10 Day Trading Tips & How to Get Started

Knowledge is Power

In addition to knowledge of procedures, day traders need to keep up with the latest stock market news and events that affect stocks. This included the Federal Reserve System’s interest rate plans, leading indicator announcements, and other economic, business, and financial news.

So, do your homework. Make wish list of stocks you’d like to trade. Be informed about the selected companies, their stocks, and general markets. Scan business news and bookmark reliable online news outlets.

Set Aside Funds

Assess and commit to the amount of capital you’re willing to risk on each trade. Many successful day traders risk less than 1% to 2% of their accounts per trade. If you have a trading account and are willing to risk 0.5% of your capital on each trade. Moreover, only trade with suitable online brokers and trading platforms.

Set Aside Time

Day trading requires your time and attention. In fact, you’ll need to give up most of your day. Don’t consider it if you have limited time to spare.

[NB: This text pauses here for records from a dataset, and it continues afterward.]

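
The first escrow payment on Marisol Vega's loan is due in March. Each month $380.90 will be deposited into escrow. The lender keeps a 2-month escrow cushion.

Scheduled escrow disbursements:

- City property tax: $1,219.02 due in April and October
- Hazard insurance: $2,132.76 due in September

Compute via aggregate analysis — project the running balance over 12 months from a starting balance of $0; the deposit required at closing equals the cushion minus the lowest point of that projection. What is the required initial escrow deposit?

Cushion = 2 × $380.90 = $761.80
Trial balance (start $0, +$380.90 each month, − disbursements):
  Mar: +$380.90 → $380.90
  Apr: +$380.90 − $1,219.02 → -$457.22
  May: +$380.90 → -$76.32
  Jun: +$380.90 → $304.58
  Jul: +$380.90 → $685.48
  Aug: +$380.90 → $1,066.38
  Sep: +$380.90 − $2,132.76 → -$685.48
  Oct: +$380.90 − $1,219.02 → -$1,523.60
  Nov: +$380.90 → -$1,142.70
  Dec: +$380.90 → -$761.80
  Jan: +$380.90 → -$380.90
  Feb: +$380.90 → $0.00
Lowest trial balance = -$1,523.60 (Oct)
Initial deposit = cushion − low point = $761.80 − (-$1,523.60) = $2,285.40

$2,285.40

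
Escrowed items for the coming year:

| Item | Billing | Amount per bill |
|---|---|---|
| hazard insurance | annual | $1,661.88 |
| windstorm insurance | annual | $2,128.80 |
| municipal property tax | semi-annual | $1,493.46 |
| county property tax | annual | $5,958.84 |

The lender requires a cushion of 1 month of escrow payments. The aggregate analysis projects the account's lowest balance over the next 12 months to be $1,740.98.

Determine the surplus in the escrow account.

$679.61

Hazard insurance: $1,661.88/yr
Windstorm insurance: $2,128.80/yr
Municipal property tax: $1,493.46 × 2 = $2,986.92/yr
County property tax: $5,958.84/yr
Yearly total = $1,661.88 + $2,128.80 + $2,986.92 + $5,958.84 = $12,736.44
Per month = $12,736.44 / 12 = $1,061.37
Required reserve = 1 × $1,061.37 = $1,061.37
Excess over cushion: $1,740.98 − $1,061.37 = $679.61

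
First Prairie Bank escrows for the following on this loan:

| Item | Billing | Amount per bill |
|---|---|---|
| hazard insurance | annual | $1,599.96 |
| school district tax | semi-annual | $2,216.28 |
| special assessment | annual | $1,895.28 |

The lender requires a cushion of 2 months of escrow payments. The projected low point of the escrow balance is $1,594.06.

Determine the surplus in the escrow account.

$272.76

Hazard insurance — $1,599.96 per year
School district tax — $2,216.28 × 2 = $4,432.56 per year
Special assessment — $1,895.28 per year
Total per year = $7,927.80
Base monthly escrow = $7,927.80 ÷ 12 = $660.65
Cushion = 2 × $660.65 = $1,321.30
Excess over cushion: $1,594.06 − $1,321.30 = $272.76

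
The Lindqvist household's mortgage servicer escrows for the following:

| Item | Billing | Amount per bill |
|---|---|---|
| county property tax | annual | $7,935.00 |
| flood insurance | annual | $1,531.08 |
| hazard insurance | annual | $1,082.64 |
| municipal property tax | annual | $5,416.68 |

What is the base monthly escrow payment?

County property tax: $7,935.00 per year
Flood insurance: $1,531.08 per year
Hazard insurance: $1,082.64 per year
Municipal property tax: $5,416.68 per year
Total annual escrow = $7,935.00 + $1,531.08 + $1,082.64 + $5,416.68 = $15,965.40
Base monthly escrow = $15,965.40 / 12 = $1,330.45

$1,330.45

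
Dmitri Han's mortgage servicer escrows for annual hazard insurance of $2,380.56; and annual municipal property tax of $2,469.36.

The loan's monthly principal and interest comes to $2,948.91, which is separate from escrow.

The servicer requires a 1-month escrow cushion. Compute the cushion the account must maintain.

$404.16

Hazard insurance: $2,380.56
Municipal property tax: $2,469.36
Total annual escrow = $2,380.56 + $2,469.36 = $4,849.92
Per month = $4,849.92 ÷ 12 = $404.16
Required cushion = 1 × $404.16 = $404.16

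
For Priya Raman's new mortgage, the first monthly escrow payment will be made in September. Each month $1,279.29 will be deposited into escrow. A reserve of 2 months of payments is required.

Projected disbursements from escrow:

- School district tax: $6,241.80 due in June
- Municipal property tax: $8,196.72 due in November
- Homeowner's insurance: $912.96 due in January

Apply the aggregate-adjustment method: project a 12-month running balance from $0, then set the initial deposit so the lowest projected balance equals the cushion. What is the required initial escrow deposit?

$6,917.43

Cushion = 2 × $1,279.29 = $2,558.58
Trial balance (start $0, +$1,279.29 each month, − disbursements):
  Sep: +$1,279.29 → $1,279.29
  Oct: +$1,279.29 → $2,558.58
  Nov: +$1,279.29 − $8,196.72 → -$4,358.85
  Dec: +$1,279.29 → -$3,079.56
  Jan: +$1,279.29 − $912.96 → -$2,713.23
  Feb: +$1,279.29 → -$1,433.94
  Mar: +$1,279.29 → -$154.65
  Apr: +$1,279.29 → $1,124.64
  May: +$1,279.29 → $2,403.93
  Jun: +$1,279.29 − $6,241.80 → -$2,558.58
  Jul: +$1,279.29 → -$1,279.29
  Aug: +$1,279.29 → $0.00
Lowest trial balance = -$4,358.85 (Nov)
Initial deposit = cushion − low point = $2,558.58 − (-$4,358.85) = $6,917.43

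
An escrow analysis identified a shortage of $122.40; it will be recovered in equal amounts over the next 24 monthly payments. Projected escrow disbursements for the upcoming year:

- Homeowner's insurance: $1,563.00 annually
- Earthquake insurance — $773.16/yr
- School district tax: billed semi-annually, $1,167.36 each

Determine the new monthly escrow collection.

$394.34

Homeowner's insurance = $1,563.00
Earthquake insurance = $773.16
School district tax = $1,167.36 × 2 = $2,334.72
Total annual escrow = $1,563.00 + $773.16 + $2,334.72 = $4,670.88
Per month = $4,670.88 / 12 = $389.24
Shortage per month = $122.40 ÷ 24 = $5.10
Adjusted monthly = $389.24 + $5.10 = $394.34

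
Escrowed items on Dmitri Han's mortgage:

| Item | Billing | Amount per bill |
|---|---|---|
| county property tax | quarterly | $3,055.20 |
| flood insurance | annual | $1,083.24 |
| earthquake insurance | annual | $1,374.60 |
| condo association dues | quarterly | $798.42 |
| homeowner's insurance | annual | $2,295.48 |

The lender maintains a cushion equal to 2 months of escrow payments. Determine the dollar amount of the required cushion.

$3,361.30

County property tax = $3,055.20 × 4 = $12,220.80 per year
Flood insurance = $1,083.24 per year
Earthquake insurance = $1,374.60 per year
Condo association dues = $798.42 × 4 = $3,193.68 per year
Homeowner's insurance = $2,295.48 per year
Total per year = $12,220.80 + $1,083.24 + $1,374.60 + $3,193.68 + $2,295.48 = $20,167.80
Monthly escrow = $20,167.80 / 12 = $1,680.65
Required cushion = 2 × $1,680.65 = $3,361.30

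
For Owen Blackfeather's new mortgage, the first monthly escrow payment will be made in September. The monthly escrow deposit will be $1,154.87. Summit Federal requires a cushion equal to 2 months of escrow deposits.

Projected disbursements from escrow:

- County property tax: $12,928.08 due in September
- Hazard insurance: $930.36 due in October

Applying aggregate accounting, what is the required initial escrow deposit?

$14,082.95

Cushion = 2 × $1,154.87 = $2,309.74
Trial balance (start $0, +$1,154.87 each month, − disbursements):
  Sep: +$1,154.87 − $12,928.08 → -$11,773.21
  Oct: +$1,154.87 − $930.36 → -$11,548.70
  Nov: +$1,154.87 → -$10,393.83
  Dec: +$1,154.87 → -$9,238.96
  Jan: +$1,154.87 → -$8,084.09
  Feb: +$1,154.87 → -$6,929.22
  Mar: +$1,154.87 → -$5,774.35
  Apr: +$1,154.87 → -$4,619.48
  May: +$1,154.87 → -$3,464.61
  Jun: +$1,154.87 → -$2,309.74
  Jul: +$1,154.87 → -$1,154.87
  Aug: +$1,154.87 → $0.00
Lowest trial balance = -$11,773.21 (Sep)
Initial deposit = cushion − low point = $2,309.74 − (-$11,773.21) = $14,082.95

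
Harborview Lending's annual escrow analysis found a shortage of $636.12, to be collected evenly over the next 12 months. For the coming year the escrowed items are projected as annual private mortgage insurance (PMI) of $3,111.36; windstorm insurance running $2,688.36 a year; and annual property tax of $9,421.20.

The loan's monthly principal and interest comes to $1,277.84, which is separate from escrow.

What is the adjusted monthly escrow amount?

Private mortgage insurance (PMI): $3,111.36 annually
Windstorm insurance: $2,688.36 annually
Property tax: $9,421.20 annually
Total annual escrow = $15,220.92
Monthly = $15,220.92 / 12 = $1,268.41
Shortage per month = $636.12 ÷ 12 = $53.01
Adjusted monthly = $1,268.41 + $53.01 = $1,321.42

$1,321.42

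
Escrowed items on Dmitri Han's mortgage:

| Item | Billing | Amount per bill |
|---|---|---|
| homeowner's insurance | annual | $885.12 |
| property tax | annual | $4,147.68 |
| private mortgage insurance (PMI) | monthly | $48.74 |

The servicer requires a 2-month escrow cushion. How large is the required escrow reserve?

Homeowner's insurance: $885.12 annually
Property tax: $4,147.68 annually
Private mortgage insurance (PMI): $48.74 × 12 = $584.88 annually
Yearly total = $5,617.68
Per month = $5,617.68 / 12 = $468.14
Required cushion = 2 × $468.14 = $936.28

$936.28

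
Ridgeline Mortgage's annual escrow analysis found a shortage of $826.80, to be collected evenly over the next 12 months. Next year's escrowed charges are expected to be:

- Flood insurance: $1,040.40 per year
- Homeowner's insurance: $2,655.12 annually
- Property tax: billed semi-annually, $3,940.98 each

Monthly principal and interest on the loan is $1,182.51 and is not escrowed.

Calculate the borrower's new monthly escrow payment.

$1,033.69

Flood insurance = $1,040.40 annually
Homeowner's insurance = $2,655.12 annually
Property tax = $3,940.98 × 2 = $7,881.96 annually
Combined annual = $1,040.40 + $2,655.12 + $7,881.96 = $11,577.48
Per month = $11,577.48 ÷ 12 = $964.79
Shortage per month = $826.80 ÷ 12 = $68.90
Adjusted monthly = $964.79 + $68.90 = $1,033.69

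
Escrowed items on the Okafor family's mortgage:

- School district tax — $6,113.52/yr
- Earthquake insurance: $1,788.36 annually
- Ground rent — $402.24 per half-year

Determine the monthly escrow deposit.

School district tax — $6,113.52/yr
Earthquake insurance — $1,788.36/yr
Ground rent — $402.24 × 2 = $804.48/yr
Annual escrow total = $6,113.52 + $1,788.36 + $804.48 = $8,706.36
Monthly = $8,706.36 ÷ 12 = $725.53

$725.53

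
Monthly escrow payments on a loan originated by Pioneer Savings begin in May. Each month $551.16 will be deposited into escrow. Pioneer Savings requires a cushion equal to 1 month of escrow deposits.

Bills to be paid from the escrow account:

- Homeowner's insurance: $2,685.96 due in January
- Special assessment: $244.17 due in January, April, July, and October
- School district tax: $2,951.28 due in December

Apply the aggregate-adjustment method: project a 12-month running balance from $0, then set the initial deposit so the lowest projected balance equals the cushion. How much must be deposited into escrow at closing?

$1,960.47

Cushion = 1 × $551.16 = $551.16
Trial balance (start $0, +$551.16 each month, − disbursements):
  May: +$551.16 → $551.16
  Jun: +$551.16 → $1,102.32
  Jul: +$551.16 − $244.17 → $1,409.31
  Aug: +$551.16 → $1,960.47
  Sep: +$551.16 → $2,511.63
  Oct: +$551.16 − $244.17 → $2,818.62
  Nov: +$551.16 → $3,369.78
  Dec: +$551.16 − $2,951.28 → $969.66
  Jan: +$551.16 − $2,930.13 → -$1,409.31
  Feb: +$551.16 → -$858.15
  Mar: +$551.16 → -$306.99
  Apr: +$551.16 − $244.17 → $0.00
Lowest trial balance = -$1,409.31 (Jan)
Initial deposit = cushion − low point = $551.16 − (-$1,409.31) = $1,960.47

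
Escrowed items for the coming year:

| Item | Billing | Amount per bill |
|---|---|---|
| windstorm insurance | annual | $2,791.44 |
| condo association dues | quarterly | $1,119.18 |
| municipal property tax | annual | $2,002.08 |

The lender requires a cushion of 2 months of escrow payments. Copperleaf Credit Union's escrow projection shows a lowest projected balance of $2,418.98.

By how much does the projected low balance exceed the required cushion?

Windstorm insurance = $2,791.44/yr
Condo association dues = $1,119.18 × 4 = $4,476.72/yr
Municipal property tax = $2,002.08/yr
Yearly total = $2,791.44 + $4,476.72 + $2,002.08 = $9,270.24
Base monthly escrow = $9,270.24 ÷ 12 = $772.52
Required cushion = 2 × $772.52 = $1,545.04
Surplus = $2,418.98 − $1,545.04 = $873.94

$873.94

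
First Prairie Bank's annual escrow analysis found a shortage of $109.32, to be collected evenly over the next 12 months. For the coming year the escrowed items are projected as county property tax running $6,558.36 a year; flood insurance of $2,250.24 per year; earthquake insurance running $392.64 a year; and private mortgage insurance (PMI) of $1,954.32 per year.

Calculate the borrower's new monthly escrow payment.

$938.74

County property tax = $6,558.36
Flood insurance = $2,250.24
Earthquake insurance = $392.64
Private mortgage insurance (PMI) = $1,954.32
Total per year = $6,558.36 + $2,250.24 + $392.64 + $1,954.32 = $11,155.56
Per month = $11,155.56 ÷ 12 = $929.63
Shortage spread = $109.32 / 12 = $9.11/mo
Adjusted monthly = $929.63 + $9.11 = $938.74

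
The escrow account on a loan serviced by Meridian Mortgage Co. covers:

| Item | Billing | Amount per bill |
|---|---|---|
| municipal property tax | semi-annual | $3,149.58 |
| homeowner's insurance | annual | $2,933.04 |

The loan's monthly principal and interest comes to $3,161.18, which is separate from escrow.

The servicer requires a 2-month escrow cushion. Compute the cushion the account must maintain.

Municipal property tax = $3,149.58 × 2 = $6,299.16 per year
Homeowner's insurance = $2,933.04 per year
Total annual escrow = $6,299.16 + $2,933.04 = $9,232.20
Per month = $9,232.20 ÷ 12 = $769.35
Cushion = 2 × $769.35 = $1,538.70

$1,538.70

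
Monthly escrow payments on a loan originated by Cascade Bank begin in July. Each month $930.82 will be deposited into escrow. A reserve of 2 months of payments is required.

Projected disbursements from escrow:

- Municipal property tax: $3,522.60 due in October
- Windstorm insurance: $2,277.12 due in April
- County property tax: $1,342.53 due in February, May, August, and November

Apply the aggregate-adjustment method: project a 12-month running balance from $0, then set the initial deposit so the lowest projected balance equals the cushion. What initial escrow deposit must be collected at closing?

$3,415.20

Cushion = 2 × $930.82 = $1,861.64
Trial balance (start $0, +$930.82 each month, − disbursements):
  Jul: +$930.82 → $930.82
  Aug: +$930.82 − $1,342.53 → $519.11
  Sep: +$930.82 → $1,449.93
  Oct: +$930.82 − $3,522.60 → -$1,141.85
  Nov: +$930.82 − $1,342.53 → -$1,553.56
  Dec: +$930.82 → -$622.74
  Jan: +$930.82 → $308.08
  Feb: +$930.82 − $1,342.53 → -$103.63
  Mar: +$930.82 → $827.19
  Apr: +$930.82 − $2,277.12 → -$519.11
  May: +$930.82 − $1,342.53 → -$930.82
  Jun: +$930.82 → $0.00
Lowest trial balance = -$1,553.56 (Nov)
Initial deposit = cushion − low point = $1,861.64 − (-$1,553.56) = $3,415.20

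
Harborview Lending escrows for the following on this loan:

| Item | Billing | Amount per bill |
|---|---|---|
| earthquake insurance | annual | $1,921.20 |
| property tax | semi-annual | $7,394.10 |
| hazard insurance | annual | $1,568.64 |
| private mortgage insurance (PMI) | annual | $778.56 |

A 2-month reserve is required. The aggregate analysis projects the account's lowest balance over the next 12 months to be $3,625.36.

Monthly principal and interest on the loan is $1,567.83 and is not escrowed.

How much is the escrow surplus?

$449.26

Earthquake insurance: $1,921.20
Property tax: $7,394.10 × 2 = $14,788.20
Hazard insurance: $1,568.64
Private mortgage insurance (PMI): $778.56
Total annual escrow = $19,056.60
Per month = $19,056.60 / 12 = $1,588.05
Cushion = 2 × $1,588.05 = $3,176.10
Surplus = $3,625.36 − $3,176.10 = $449.26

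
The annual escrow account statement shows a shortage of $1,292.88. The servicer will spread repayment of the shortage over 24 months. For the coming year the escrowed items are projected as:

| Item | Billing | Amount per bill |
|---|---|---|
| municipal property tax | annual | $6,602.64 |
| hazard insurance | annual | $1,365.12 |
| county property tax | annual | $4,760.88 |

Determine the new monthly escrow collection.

Municipal property tax — $6,602.64 per year
Hazard insurance — $1,365.12 per year
County property tax — $4,760.88 per year
Total per year = $6,602.64 + $1,365.12 + $4,760.88 = $12,728.64
Monthly escrow = $12,728.64 ÷ 12 = $1,060.72
Monthly shortage recovery: $1,292.88 / 24 = $53.87
Adjusted monthly = $1,060.72 + $53.87 = $1,114.59

$1,114.59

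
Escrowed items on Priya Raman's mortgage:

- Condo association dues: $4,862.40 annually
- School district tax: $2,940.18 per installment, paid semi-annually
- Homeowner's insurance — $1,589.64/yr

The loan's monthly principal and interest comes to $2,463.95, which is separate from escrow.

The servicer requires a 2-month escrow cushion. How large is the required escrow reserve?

$2,055.40

Condo association dues — $4,862.40 annually
School district tax — $2,940.18 × 2 = $5,880.36 annually
Homeowner's insurance — $1,589.64 annually
Combined annual = $12,332.40
Monthly = $12,332.40 ÷ 12 = $1,027.70
Reserve = 2 × $1,027.70 = $2,055.40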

Day trading requires a trader to track the markets and spot opportunities that can arise at any time during trading hours. Being aware and moving quickly is key.

Start Small

As a beginner, focus on a maximum of one to two stocks during a session. Tracking and finding prospects is easier with just a few stocks. It’s now common to trade fractional shares. That lets you specify smaller dollar amounts that you wish to invest.

Avoid Penny Stocks

You’re probably looking for deals and low prices but stay away from penny stocks. These stocks are often illiquid and the chances of hitting the jackpot with them are often bleak. Many stocks trading with lower prices, a share become delisted from major stock exchanges and are only tradable over-the-counter (OTC). Unless you see a real opportunity and have done your research, steer clear of these. Finding real undervalued stocks can be demanding.

Time Those Trades

Many orders placed by investors and traders begin to execute as soon as the markets open in the morning, contributing to price volatility. A seasoned player may be able to recognize patterns at the open and time orders to make profits. For beginners, it may be better to read the market without making any moves for the first 15 to 20 minutes.

The middle hours are usually less volatile. Then, the movement begins to pick up again toward the closing bell. Though rush hours offer opportunities, it’s safer for beginners to avoid them at first.

Cut Losses With Limit Orders

Decide what type of orders you’ll use to enter and exit trades. Will you use market orders or limit orders? A market order is executed at the best price available, with no price guarantee. It’s useful when you want to enter or exit the market and don’t care about getting filled at a specific price.

A limit order guarantees the price but not the execution.2 Limit orders can help you trade more precisely and confidently because you set the price at which your order should be executed. A limit order can cut your loss on reversals. However, if the market doesn’t reach your price, your order won’t be filled and you’ll maintain your position.